Operazione anti droga in tre regioni: blitz contro narcos salernitani, 38 misure cautelari

09 Giugno 2020 Author :  

Nelle prime ore della mattina, nelle province di Salerno, Cosenza e Trento, supportati da quelli dei reparti territorialmente competenti, del 7 nucleo elicotteri di Pontecagnano (Sa) e del nucleo cinofili di Sarno (Sa), hanno eseguito un'ordinanza di custodia cautelare, emessa dal Gip del Tribunale di Salerno, su richiesta della Direzione distrettuale antimafia, nei confronti di 38 indagati (16 in carcere e 22 agli arresti domiciliari), gravemente indiziati, a vario titolo, di associazione finalizzata al traffico illecito di sostanze stupefacenti, detenzione e spaccio di sostanze stupefacenti, detenzione e porto abusivo di arma da guerra, lesioni, danneggiamento seguito da incendio ed estorsione. I provvedimenti scaturiscono da una complessa e articolata attivita' d'indagine avviata dalla Compagnia di Salerno nel 2017 e svolta con il costante coordinamento della Direzione distrettuale antimafia del capoluogo salernitano. L'indagine ha permesso di ricostruire l'esistenza di un'associazione a delinquere dedita alla commissione dei suddetti delitti, con una disponibilita' di notevoli quantitativi di stupefacente del tipo cocaina, hashish, eroina ecc., gravitante attorno alla figura originariamente legato al clan d'Agostino con ruolo di rilievo, e' non a caso definito il "boss del centro storico" di Salerno, poiche', in seguito all'arresto dei vertici del clan, avrebbe continuato a mantenere il controllo dello spaccio nel cuore della citta', rappresentando l'autorevole figura di riferimento necessaria al gruppo criminale investigato per imporre nuovamente un cartello nelle piazze di spaccio del capoluogo e non solo.

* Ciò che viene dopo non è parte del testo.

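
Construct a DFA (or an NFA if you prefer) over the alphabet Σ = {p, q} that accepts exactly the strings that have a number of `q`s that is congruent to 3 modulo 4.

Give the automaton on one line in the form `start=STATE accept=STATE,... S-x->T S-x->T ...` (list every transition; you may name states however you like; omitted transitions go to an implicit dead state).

start=S0 accept=S3 S0-p->S0 S0-q->S1 S1-p->S1 S1-q->S2 S2-p->S2 S2-q->S3 S3-p->S3 S3-q->S0

Keep the running count of `q`s modulo 4: each `q` advances along the cycle S0 → S1 → S2 → S3 → S0 while other symbols loop. Accept at S3.
4 states suffice.
        p   q  
>  S0   S0  S1 
   S1   S1  S2 
   S2   S2  S3 
 * S3   S3  S0 
(> = start, * = accepting)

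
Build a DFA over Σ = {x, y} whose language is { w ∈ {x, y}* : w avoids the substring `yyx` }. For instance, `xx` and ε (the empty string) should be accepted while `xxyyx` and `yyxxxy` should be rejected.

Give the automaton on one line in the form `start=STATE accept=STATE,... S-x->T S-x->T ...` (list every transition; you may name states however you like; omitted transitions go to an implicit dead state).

Track partial matches of the forbidden pattern `yyx`. State s3 is a dead state reached once `yyx` has occurred; every other state accepts. s0 means no part of `yyx` is currently matched.
4 states suffice.
        x   y  
>* s0   s0  s1 
 * s1   s0  s2 
 * s2   s3  s2 
   s3   s3  s3 
(> = start, * = accepting)

start=s0 accept=s0,s1,s2 s0-x->s0 s0-y->s1 s1-x->s0 s1-y->s2 s2-x->s3 s2-y->s2 s3-x->s3 s3-y->s3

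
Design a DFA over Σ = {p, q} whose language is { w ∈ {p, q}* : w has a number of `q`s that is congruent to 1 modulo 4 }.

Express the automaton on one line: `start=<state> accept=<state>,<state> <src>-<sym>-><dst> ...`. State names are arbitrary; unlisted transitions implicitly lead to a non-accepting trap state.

The only thing that matters is how many `q`s have appeared, reduced mod 4. Use one state per residue: S0 for 0, …, S3 for 3. Reading `q` moves to the next residue; anything else stays put. S1 is accepting.
        p   q  
>  S0   S0  S1 
 * S1   S1  S2 
   S2   S2  S3 
   S3   S3  S0 
(> = start, * = accepting)

start=S0 accept=S1 S0-p->S0 S0-q->S1 S1-p->S1 S1-q->S2 S2-p->S2 S2-q->S3 S3-p->S3 S3-q->S0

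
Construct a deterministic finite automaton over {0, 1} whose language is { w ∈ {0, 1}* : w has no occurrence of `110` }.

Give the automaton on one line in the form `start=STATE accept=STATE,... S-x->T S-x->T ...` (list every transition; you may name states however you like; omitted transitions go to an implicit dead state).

This is the complement of 'contains `110`'. Use the same substring-matching states — q0 through q3 holding how much of `110` has just been matched — but flip the accepting set: everything except the trap q3 accepts.
A 4-state machine:
        0   1  
>* q0   q0  q1 
 * q1   q0  q2 
 * q2   q3  q2 
   q3   q3  q3 
(> = start, * = accepting)

start=q0 accept=q0,q1,q2 q0-0->q0 q0-1->q1 q1-0->q0 q1-1->q2 q2-0->q3 q2-1->q2 q3-0->q3 q3-1->q3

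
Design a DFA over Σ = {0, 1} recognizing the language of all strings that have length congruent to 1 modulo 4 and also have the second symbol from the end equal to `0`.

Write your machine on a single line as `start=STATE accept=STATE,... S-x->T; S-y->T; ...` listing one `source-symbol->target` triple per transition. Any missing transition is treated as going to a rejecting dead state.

Build one automaton per condition and run them in lockstep. The first has 4 states tracking the input length modulo 4; the second has 7 states tracking the last 2 symbols read. A product state is a pair (one from each), accepting exactly when both do.
          0    1  
>  q0     q1   q2 
   q1     q3   q4 
   q2     q5   q6 
   q3     q7   q8 
   q4     q9  q10 
   q5     q7   q8 
   q6     q9  q10 
   q7    q11  q12 
   q8    q13  q14 
   q9    q11  q12 
   q10   q13  q14 
   q11   q15  q16 
   q12   q17  q18 
   q13   q15  q16 
   q14   q17  q18 
 * q15    q3   q4 
 * q16    q5   q6 
   q17    q3   q4 
   q18    q5   q6 
(> = start, * = accepting)

start=q0; accept=q15,q16; q0-0->q1; q0-1->q2; q1-0->q3; q1-1->q4; q2-0->q5; q2-1->q6; q3-0->q7; q3-1->q8; q4-0->q9; q4-1->q10; q5-0->q7; q5-1->q8; q6-0->q9; q6-1->q10; q7-0->q11; q7-1->q12; q8-0->q13; q8-1->q14; q9-0->q11; q9-1->q12; q10-0->q13; q10-1->q14; q11-0->q15; q11-1->q16; q12-0->q17; q12-1->q18; q13-0->q15; q13-1->q16; q14-0->q17; q14-1->q18; q15-0->q3; q15-1->q4; q16-0->q5; q16-1->q6; q17-0->q3; q17-1->q4; q18-0->q5; q18-1->q6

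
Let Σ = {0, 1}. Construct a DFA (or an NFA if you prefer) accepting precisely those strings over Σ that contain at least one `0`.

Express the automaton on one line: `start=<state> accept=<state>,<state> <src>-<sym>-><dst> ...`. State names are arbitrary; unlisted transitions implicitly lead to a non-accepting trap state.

start=S0 accept=S1,S2 S0-0->S1 S0-1->S0 S1-0->S2 S1-1->S1 S2-0->S2 S2-1->S2

Count `0`s, saturating at 2: state S0 means no `0` yet, S1 means one `0` seen, S2 means more than one. Each `0` increments (capped at S2); other symbols loop. Accept from {S1, S2}.
A 3-state machine:
        0   1  
>  S0   S1  S0 
 * S1   S2  S1 
 * S2   S2  S2 
(> = start, * = accepting)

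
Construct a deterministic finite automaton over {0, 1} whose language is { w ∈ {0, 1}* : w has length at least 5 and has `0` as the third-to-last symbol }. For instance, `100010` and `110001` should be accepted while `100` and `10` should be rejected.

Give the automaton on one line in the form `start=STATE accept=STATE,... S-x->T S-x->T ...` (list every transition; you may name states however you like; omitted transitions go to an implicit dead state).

start=q0 accept=q6,q7,q8,q9 q0-0->q1 q0-1->q1 q1-0->q2 q1-1->q2 q2-0->q3 q2-1->q2 q3-0->q4 q3-1->q5 q4-0->q6 q4-1->q7 q5-0->q8 q5-1->q9 q6-0->q6 q6-1->q7 q7-0->q8 q7-1->q9 q8-0->q4 q8-1->q5 q9-0->q3 q9-1->q2

Handle the two conditions separately and then intersect. One (7 states) tracks the input length, saturating at 6; the other (15 states) tracks the last 3 symbols read. Each combined state is a pair, one component from each; accept when both components accept. After merging equivalent states the machine shrinks.
With 10 states:
        0   1  
>  q0   q1  q1 
   q1   q2  q2 
   q2   q3  q2 
   q3   q4  q5 
   q4   q6  q7 
   q5   q8  q9 
 * q6   q6  q7 
 * q7   q8  q9 
 * q8   q4  q5 
 * q9   q3  q2 
(> = start, * = accepting)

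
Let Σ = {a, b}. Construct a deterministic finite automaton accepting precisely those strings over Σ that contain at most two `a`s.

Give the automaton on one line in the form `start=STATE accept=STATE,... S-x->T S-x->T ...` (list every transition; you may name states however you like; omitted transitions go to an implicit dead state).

Count `a`s, saturating at 3: states s0 through s2 mean 0 through 2 `a`s seen; s3 means more than 2. Each `a` increments (capped at s3); other symbols loop. Accept from {s0, s1, s2}.
4 states suffice.
        a   b  
>* s0   s1  s0 
 * s1   s2  s1 
 * s2   s3  s2 
   s3   s3  s3 
(> = start, * = accepting)

start=s0 accept=s0,s1,s2 s0-a->s1 s0-b->s0 s1-a->s2 s1-b->s1 s2-a->s3 s2-b->s2 s3-a->s3 s3-b->s3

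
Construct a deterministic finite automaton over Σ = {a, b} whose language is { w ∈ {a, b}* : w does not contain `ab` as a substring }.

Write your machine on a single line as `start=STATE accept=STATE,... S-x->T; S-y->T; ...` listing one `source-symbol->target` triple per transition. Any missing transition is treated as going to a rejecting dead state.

start=q0; accept=q0,q1; q0-a->q1; q0-b->q0; q1-a->q1; q1-b->q2; q2-a->q2; q2-b->q2

This is the complement of 'contains `ab`'. Use the same substring-matching states — q0 through q2 holding how much of `ab` has just been matched — but flip the accepting set: everything except the trap q2 accepts.
        a   b  
>* q0   q1  q0 
 * q1   q1  q2 
   q2   q2  q2 
(> = start, * = accepting)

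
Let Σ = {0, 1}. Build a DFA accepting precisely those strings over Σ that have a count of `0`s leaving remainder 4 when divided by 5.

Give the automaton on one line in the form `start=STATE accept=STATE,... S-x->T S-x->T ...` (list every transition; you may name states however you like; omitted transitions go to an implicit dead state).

start=q0 accept=q4 q0-0->q1 q0-1->q0 q1-0->q2 q1-1->q1 q2-0->q3 q2-1->q2 q3-0->q4 q3-1->q3 q4-0->q0 q4-1->q4

The only thing that matters is how many `0`s have appeared, reduced mod 5. Use one state per residue: q0 for 0, …, q4 for 4. Reading `0` moves to the next residue; anything else stays put. q4 is accepting.
With 5 states:
        0   1  
>  q0   q1  q0 
   q1   q2  q1 
   q2   q3  q2 
   q3   q4  q3 
 * q4   q0  q4 
(> = start, * = accepting)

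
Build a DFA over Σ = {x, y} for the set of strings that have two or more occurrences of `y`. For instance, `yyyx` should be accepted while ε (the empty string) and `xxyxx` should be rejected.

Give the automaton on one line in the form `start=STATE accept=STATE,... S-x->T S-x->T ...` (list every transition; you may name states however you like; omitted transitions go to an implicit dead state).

Count `y`s, saturating at 3: states s0 through s2 mean 0 through 2 `y`s seen; s3 means more than 2. Each `y` increments (capped at s3); other symbols loop. Accept from {s2, s3}.
A 4-state machine:
        x   y  
>  s0   s0  s1 
   s1   s1  s2 
 * s2   s2  s3 
 * s3   s3  s3 
(> = start, * = accepting)

start=s0 accept=s2,s3 s0-x->s0 s0-y->s1 s1-x->s1 s1-y->s2 s2-x->s2 s2-y->s3 s3-x->s3 s3-y->s3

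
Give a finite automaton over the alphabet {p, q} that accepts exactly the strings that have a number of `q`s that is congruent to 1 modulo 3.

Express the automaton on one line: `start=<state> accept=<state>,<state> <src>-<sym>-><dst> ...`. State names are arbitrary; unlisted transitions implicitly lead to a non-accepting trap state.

start=s0 accept=s1 s0-p->s0 s0-q->s1 s1-p->s1 s1-q->s2 s2-p->s2 s2-q->s0

Keep the running count of `q`s modulo 3: each `q` advances along the cycle s0 → s1 → s2 → s0 while other symbols loop. Accept at s1.
3 states suffice.
        p   q  
>  s0   s0  s1 
 * s1   s1  s2 
   s2   s2  s0 
(> = start, * = accepting)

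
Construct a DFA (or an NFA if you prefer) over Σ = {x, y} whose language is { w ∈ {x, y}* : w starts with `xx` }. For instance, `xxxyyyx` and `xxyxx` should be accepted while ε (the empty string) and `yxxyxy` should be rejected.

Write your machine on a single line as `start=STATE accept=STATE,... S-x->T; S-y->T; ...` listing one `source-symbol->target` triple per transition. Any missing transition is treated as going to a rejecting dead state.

Walk along `xx` while the input agrees: from s0 take `x` to s1, and so on. Any deviation drops to the rejecting sink s3. Once s2 is reached the prefix is confirmed and every continuation is accepted.
With 4 states:
        x   y  
>  s0   s1  s3 
   s1   s2  s3 
 * s2   s2  s2 
   s3   s3  s3 
(> = start, * = accepting)

start=s0; accept=s2; s0-x->s1; s0-y->s3; s1-x->s2; s1-y->s3; s2-x->s2; s2-y->s2; s3-x->s3; s3-y->s3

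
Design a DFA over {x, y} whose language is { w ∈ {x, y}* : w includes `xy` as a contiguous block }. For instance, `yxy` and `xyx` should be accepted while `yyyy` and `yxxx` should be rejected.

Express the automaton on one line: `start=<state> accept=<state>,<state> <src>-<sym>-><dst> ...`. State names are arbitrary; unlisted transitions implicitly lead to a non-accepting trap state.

States q0..q1 record the length of the longest prefix of `xy` that matches the current input suffix. Reaching q2 means `xy` has been seen, and we stay there forever. Accept from q2.
A 3-state machine:
        x   y  
>  q0   q1  q0 
   q1   q1  q2 
 * q2   q2  q2 
(> = start, * = accepting)

start=q0 accept=q2 q0-x->q1 q0-y->q0 q1-x->q1 q1-y->q2 q2-x->q2 q2-y->q2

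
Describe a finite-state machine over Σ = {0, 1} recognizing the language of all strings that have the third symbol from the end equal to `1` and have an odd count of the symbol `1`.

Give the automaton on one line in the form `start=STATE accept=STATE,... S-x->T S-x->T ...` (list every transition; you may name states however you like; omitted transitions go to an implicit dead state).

Run two small machines in parallel and take their product. The first has 15 states tracking the last 3 symbols read; the second has 2 states tracking the count of `1`s modulo 2. A product state is a pair (one from each), accepting exactly when both do.
23 states suffice.
          0    1  
>  q0     q1   q2 
   q1     q3   q4 
   q2     q5   q6 
   q3     q7   q8 
   q4     q9  q10 
   q5    q11  q12 
   q6    q13  q14 
   q7     q7   q8 
   q8     q9  q10 
   q9    q11  q12 
   q10   q13  q14 
 * q11   q15  q16 
   q12   q17  q18 
   q13   q19  q20 
 * q14   q21  q22 
   q15   q15  q16 
   q16   q17  q18 
   q17   q19  q20 
   q18   q21  q22 
   q19    q7   q8 
 * q20    q9  q10 
 * q21   q11  q12 
   q22   q13  q14 
(> = start, * = accepting)

start=q0 accept=q11,q14,q20,q21 q0-0->q1 q0-1->q2 q1-0->q3 q1-1->q4 q2-0->q5 q2-1->q6 q3-0->q7 q3-1->q8 q4-0->q9 q4-1->q10 q5-0->q11 q5-1->q12 q6-0->q13 q6-1->q14 q7-0->q7 q7-1->q8 q8-0->q9 q8-1->q10 q9-0->q11 q9-1->q12 q10-0->q13 q10-1->q14 q11-0->q15 q11-1->q16 q12-0->q17 q12-1->q18 q13-0->q19 q13-1->q20 q14-0->q21 q14-1->q22 q15-0->q15 q15-1->q16 q16-0->q17 q16-1->q18 q17-0->q19 q17-1->q20 q18-0->q21 q18-1->q22 q19-0->q7 q19-1->q8 q20-0->q9 q20-1->q10 q21-0->q11 q21-1->q12 q22-0->q13 q22-1->q14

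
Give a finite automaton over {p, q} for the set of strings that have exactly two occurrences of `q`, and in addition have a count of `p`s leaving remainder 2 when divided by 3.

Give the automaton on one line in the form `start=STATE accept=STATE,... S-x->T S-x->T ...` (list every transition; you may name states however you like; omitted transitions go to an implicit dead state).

start=A accept=J A-p->B A-q->C B-p->D B-q->E C-p->E C-q->F D-p->A D-q->G E-p->G E-q->H F-p->H F-q->I G-p->C G-q->J H-p->J H-q->K I-p->K I-q->I J-p->F J-q->L K-p->L K-q->K L-p->I L-q->L

Handle the two conditions separately and then intersect. The first has 4 states tracking the count of `q`s, saturating at 3; the second has 3 states tracking the count of `p`s modulo 3. A product state is a pair (one from each), accepting exactly when both do.
12 states suffice.
       p  q 
>  A   B  C 
   B   D  E 
   C   E  F 
   D   A  G 
   E   G  H 
   F   H  I 
   G   C  J 
   H   J  K 
   I   K  I 
 * J   F  L 
   K   L  K 
   L   I  L 
(> = start, * = accepting)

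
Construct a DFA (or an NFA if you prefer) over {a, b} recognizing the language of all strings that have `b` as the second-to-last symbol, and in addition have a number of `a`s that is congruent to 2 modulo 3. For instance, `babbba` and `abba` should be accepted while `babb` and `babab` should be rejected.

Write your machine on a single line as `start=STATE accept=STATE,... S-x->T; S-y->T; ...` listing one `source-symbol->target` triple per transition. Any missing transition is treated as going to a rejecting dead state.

Run two small machines in parallel and take their product. One (7 states) tracks the last 2 symbols read; the other (3 states) tracks the count of `a`s modulo 3. Each combined state is a pair, one component from each; accept when both components accept. After merging equivalent states the machine shrinks.
        a   b  
>  q0   q1  q0 
   q1   q2  q3 
   q2   q0  q4 
   q3   q5  q3 
   q4   q0  q6 
 * q5   q0  q4 
 * q6   q0  q6 
(> = start, * = accepting)

start=q0; accept=q5,q6; q0-a->q1; q0-b->q0; q1-a->q2; q1-b->q3; q2-a->q0; q2-b->q4; q3-a->q5; q3-b->q3; q4-a->q0; q4-b->q6; q5-a->q0; q5-b->q4; q6-a->q0; q6-b->q6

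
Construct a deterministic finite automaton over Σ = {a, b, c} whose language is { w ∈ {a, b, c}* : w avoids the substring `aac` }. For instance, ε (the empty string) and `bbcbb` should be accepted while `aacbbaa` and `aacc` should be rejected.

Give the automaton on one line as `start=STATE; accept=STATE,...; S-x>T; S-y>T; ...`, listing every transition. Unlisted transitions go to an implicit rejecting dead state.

start=S0; accept=S0,S1,S2; S0-a>S1; S0-b>S0; S0-c>S0; S1-a>S2; S1-b>S0; S1-c>S0; S2-a>S2; S2-b>S0; S2-c>S3; S3-a>S3; S3-b>S3; S3-c>S3

Track partial matches of the forbidden pattern `aac`. State S3 is a dead state reached once `aac` has occurred; every other state accepts. S0 means no part of `aac` is currently matched.
4 states suffice.
        a   b   c  
>* S0   S1  S0  S0 
 * S1   S2  S0  S0 
 * S2   S2  S0  S3 
   S3   S3  S3  S3 
(> = start, * = accepting)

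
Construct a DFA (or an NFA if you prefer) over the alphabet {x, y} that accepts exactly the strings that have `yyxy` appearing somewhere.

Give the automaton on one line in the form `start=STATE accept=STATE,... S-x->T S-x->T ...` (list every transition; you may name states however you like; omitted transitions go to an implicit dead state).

start=s0 accept=s4 s0-x->s0 s0-y->s1 s1-x->s0 s1-y->s2 s2-x->s3 s2-y->s2 s3-x->s0 s3-y->s4 s4-x->s4 s4-y->s4

Track how much of `yyxy` has been matched so far: state s0 is no progress, s4 is the absorbing accept state reached once `yyxy` has occurred. Intermediate states record partial matches; on a mismatch, fall back to the longest reusable overlap.
5 states suffice.
        x   y  
>  s0   s0  s1 
   s1   s0  s2 
   s2   s3  s2 
   s3   s0  s4 
 * s4   s4  s4 
(> = start, * = accepting)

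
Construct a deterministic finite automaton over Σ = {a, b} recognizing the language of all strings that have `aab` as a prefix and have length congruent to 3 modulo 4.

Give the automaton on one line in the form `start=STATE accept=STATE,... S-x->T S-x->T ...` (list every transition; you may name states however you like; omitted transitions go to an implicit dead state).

start=s0 accept=s4 s0-a->s1 s0-b->s2 s1-a->s3 s1-b->s2 s2-a->s2 s2-b->s2 s3-a->s2 s3-b->s4 s4-a->s5 s4-b->s5 s5-a->s6 s5-b->s6 s6-a->s7 s6-b->s7 s7-a->s4 s7-b->s4

Handle the two conditions separately and then intersect. One (5 states) tracks whether the input so far still matches the prefix `aab`; the other (4 states) tracks the input length modulo 4. Each combined state is a pair, one component from each; accept when both components accept. Minimizing collapses redundant product states.
With 8 states:
        a   b  
>  s0   s1  s2 
   s1   s3  s2 
   s2   s2  s2 
   s3   s2  s4 
 * s4   s5  s5 
   s5   s6  s6 
   s6   s7  s7 
   s7   s4  s4 
(> = start, * = accepting)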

E' stata documentata una vera e propria guerra senza esclusione di colpi per il controllo delle piazze di spaccio in tutto il capoluogo salernitano e in diversi Comuni della Provincia, fatta di svariate aggressioni e gravi atti intimidatori perpetrati per tutto l'anno 2017, a riprova della caratura criminale dei soggetti colpiti dalle odierne misure custodiali e della loro assoluta pericolosita' sociale. Nel corso dell'attivita' investigativa, che ha rivelato un fatturato illecito giornaliero di 4.000 euro circa, sono stati arrestati 11 indagati in flagranza di reato e sequestrati complessivamente 70 kg circa di stupefacente, nonche' 4 pistole ed 1 fucile. Il nome dell'operazione "Prestigio" ruota intorno alla figura del boss poiche', nel corso di una intercettazione telefonica, uno dei sodali ha asserito come suo principale obiettivo non fosse l'affermazione economica, bensi' il prestigio, l'ascendente, e, quindi, il riconoscimento unanime di capo indiscusso dell'organizzazione, come confermato dai suoi gregari, i quali, in una circostanza, per formalizzare l'ingresso di alcuni di essi nel suo gruppo, vollero donargli un fucile a canne mozze, sequestrato pero' dai carabinieri poco prima della consegna.

Nel corso delle attivita', sono emerse, inoltre, concrete responsabilita' in capo ai vertici dell'organizzazione riguardo ad alcuni atti intimidatori, tra cui l'incendio di diverse autovetture e una gambizzazione ai danni di esponenti della stessa fazione criminale, per affermare la propria leadership sul controllo dello spaccio, in particolare nella frazione Matierno del Comune di Salerno, su cui avevano esteso il loro interesse. L'attenzione degli inquirenti si e' poi rivolta allo storico gruppo delinquenziale di riferimento del "villaggio dei puffi", area di edilizia popolare salernitana del quartiere Mariconda, legato ai pregiudicati Mauro Natella, Alfonso Fruncillo e Maurizio De Sio, che, per la vendita della droga, si avvalevano dei servizi di pusher domiciliati proprio in quel quartiere (talvolta legati ad essi da rapporti di parentela).